From performing dazzling oboe concertos composed just for her, to leading her section in Sydney’s orchestra, Diana Doherty is in high demand and we can’t wait to welcome her for our 2021 concert, Mozart to Brahms. We caught up with Diana to chat about preparing for concerts, performing new works, and what it was like to grow up in Brisbane.
How long does it take you to prepare for a concert in which you perform as a soloist?
Preparation in the lead up to a solo concert can vary a lot depending on the repertoire. Something brand new (like when I premiered Nigel Westlake’s Spirit of the Wild) can take anything up to a year to workshop, learn and hone to a point where I feel I really know it, especially because that preparation has to be done in between all the other commitments in the schedule. Something I know better, like Mozart or Strauss, I would start to think about from about a month before the concert.
The actual day of a solo concert it feels like the whole day is preparation, as it’s the concert in the evening that everything is aiming towards. There is usually a rehearsal in the morning, then I’ll have a good lunch and a sleep in the afternoon, do something active like a long walk, then get to the hall early to try my reeds onstage before the house opens, get dressed, warm up and focus in the dressing room till it’s time to go on. By then it feels like a relief to finally step onstage and be able to actually do the concert!
What challenges do you face playing and performing the oboe?
Reeds! Reeds and temperature changes. The convenience of walking onstage and not playing a note first to check everything is working or being able to warm the instrument a bit before you start the piece can be asking for trouble. Basically, the oboe is a very temperamental instrument and you have to accept that something will go wrong at some point, that’s just how it is. The aim is to stay focused and make music through it all, whatever happens.

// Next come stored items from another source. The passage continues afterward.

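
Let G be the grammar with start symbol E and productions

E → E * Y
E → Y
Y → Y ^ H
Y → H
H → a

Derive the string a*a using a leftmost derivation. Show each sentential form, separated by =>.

E=>E*Y=>Y*Y=>H*Y=>a*Y=>a*H=>a*a

E => E*Y   [E → E * Y]
E*Y => Y*Y   [E → Y]
Y*Y => H*Y   [Y → H]
H*Y => a*Y   [H → a]
a*Y => a*H   [Y → H]
a*H => a*a   [H → a]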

You grew up in Brisbane. Can you share a bit about what it was like to grow up here? Did you attend Queensland Symphony Orchestra concerts?

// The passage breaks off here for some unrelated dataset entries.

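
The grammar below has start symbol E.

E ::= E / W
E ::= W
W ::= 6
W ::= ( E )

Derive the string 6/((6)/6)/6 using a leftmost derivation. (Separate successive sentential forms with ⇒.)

E ⇒ E/W ⇒ E/W/W ⇒ W/W/W ⇒ 6/W/W ⇒ 6/(E)/W ⇒ 6/(E/W)/W ⇒ 6/(W/W)/W ⇒ 6/((E)/W)/W ⇒ 6/((W)/W)/W ⇒ 6/((6)/W)/W ⇒ 6/((6)/6)/W ⇒ 6/((6)/6)/6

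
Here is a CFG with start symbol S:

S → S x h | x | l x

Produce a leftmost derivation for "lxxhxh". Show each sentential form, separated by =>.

S=>Sxh=>Sxhxh=>lxxhxh

S => Sxh   [S → S x h]
Sxh => Sxhxh   [S → S x h]
Sxhxh => lxxhxh   [S → l x]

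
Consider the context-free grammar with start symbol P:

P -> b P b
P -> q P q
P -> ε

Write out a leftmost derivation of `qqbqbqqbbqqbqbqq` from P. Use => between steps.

P => qPq => qqPqq => qqbPbqq => qqbqPqbqq => qqbqbPbqbqq => qqbqbqPqbqbqq => qqbqbqqPqqbqbqq => qqbqbqqbPbqqbqbqq => qqbqbqqbbqqbqbqq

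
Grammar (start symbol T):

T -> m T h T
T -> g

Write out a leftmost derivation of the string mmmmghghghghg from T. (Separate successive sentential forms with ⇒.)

T ⇒ mThT ⇒ mmThThT ⇒ mmmThThThT ⇒ mmmmThThThThT ⇒ mmmmghThThThT ⇒ mmmmghghThThT ⇒ mmmmghghghThT ⇒ mmmmghghghghT ⇒ mmmmghghghghg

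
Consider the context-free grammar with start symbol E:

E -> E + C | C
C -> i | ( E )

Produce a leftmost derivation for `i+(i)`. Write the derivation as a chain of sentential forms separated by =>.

E => E+C   [E -> E + C]
E+C => C+C   [E -> C]
C+C => i+C   [C -> i]
i+C => i+(E)   [C -> ( E )]
i+(E) => i+(C)   [E -> C]
i+(C) => i+(i)   [C -> i]

E => E+C => C+C => i+C => i+(E) => i+(C) => i+(i)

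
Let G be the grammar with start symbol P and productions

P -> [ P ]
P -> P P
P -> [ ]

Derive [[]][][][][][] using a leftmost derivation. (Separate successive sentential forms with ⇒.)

P ⇒ PP ⇒ PPP ⇒ PPPP ⇒ PPPPP ⇒ PPPPPP ⇒ [P]PPPPP ⇒ [[]]PPPPP ⇒ [[]][]PPPP ⇒ [[]][][]PPP ⇒ [[]][][][]PP ⇒ [[]][][][][]P ⇒ [[]][][][][][]

P ⇒ PP   [P -> P P]
PP ⇒ PPP   [P -> P P]
PPP ⇒ PPPP   [P -> P P]
PPPP ⇒ PPPPP   [P -> P P]
PPPPP ⇒ PPPPPP   [P -> P P]
PPPPPP ⇒ [P]PPPPP   [P -> [ P ]]
[P]PPPPP ⇒ [[]]PPPPP   [P -> [ ]]
[[]]PPPPP ⇒ [[]][]PPPP   [P -> [ ]]
[[]][]PPPP ⇒ [[]][][]PPP   [P -> [ ]]
[[]][][]PPP ⇒ [[]][][][]PP   [P -> [ ]]
[[]][][][]PP ⇒ [[]][][][][]P   [P -> [ ]]
[[]][][][][]P ⇒ [[]][][][][][]   [P -> [ ]]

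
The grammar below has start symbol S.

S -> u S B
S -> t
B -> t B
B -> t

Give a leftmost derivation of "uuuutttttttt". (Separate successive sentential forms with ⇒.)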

Brisbane was a great place to grow up, except for one thing, mosquitos! I loved the outdoor-sy life we had, especially swimming in summer, but I always wished we had fly screens at our house (which we never did). I feel like I must have inhaled a lot of bug spray in those years!

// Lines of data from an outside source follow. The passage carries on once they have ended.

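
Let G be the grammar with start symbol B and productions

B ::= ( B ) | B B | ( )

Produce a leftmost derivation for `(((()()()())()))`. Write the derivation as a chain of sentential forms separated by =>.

B => (B)   [B ::= ( B )]
(B) => ((B))   [B ::= ( B )]
((B)) => ((BB))   [B ::= B B]
((BB)) => (((B)B))   [B ::= ( B )]
(((B)B)) => (((BB)B))   [B ::= B B]
(((BB)B)) => (((BBB)B))   [B ::= B B]
(((BBB)B)) => (((BBBB)B))   [B ::= B B]
(((BBBB)B)) => (((()BBB)B))   [B ::= ( )]
(((()BBB)B)) => (((()()BB)B))   [B ::= ( )]
(((()()BB)B)) => (((()()()B)B))   [B ::= ( )]
(((()()()B)B)) => (((()()()())B))   [B ::= ( )]
(((()()()())B)) => (((()()()())()))   [B ::= ( )]

B => (B) => ((B)) => ((BB)) => (((B)B)) => (((BB)B)) => (((BBB)B)) => (((BBBB)B)) => (((()BBB)B)) => (((()()BB)B)) => (((()()()B)B)) => (((()()()())B)) => (((()()()())()))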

I did attend quite a few concerts with my parents or my aunt, even when I was little. I’d usually sleep in the second half, but then, so did my Dad. His view on it was either he listened to lovely music, or he had a lovely nap - it was win/win!
You’ve performed a lot of new works composed especially for you. Are you involved in the creative process at all? How does it feel to perform something for the first time?
I love the process of working with a composer on a new piece. It can be a lot of work, but the process varies from composer to composer and is always very interesting. It is scary going on stage to play it for the first time though, wondering whether it will all come together and whether the audience will like it as much as you do. It’s a tricky thing judging that balance between pleasing people with something they can relate to but, also creating something new and fresh that will challenge us and make us think.
When you’re not playing the oboe, how do you like to spend your time?
If I’m not playing the oboe then I’m usually doing something related to it, like reed-making, teaching, rostering, discussing, planning, programming, attending to admin emails and so on! In fact, it’s possible that that side of the job is equally if not more time consuming. But if you mean what do I like to do in my leisure time, then it would be listening to audiobooks, Pilates, yoga, walking the dog, cooking, digging in the vegetable patch and watching arthouse movies.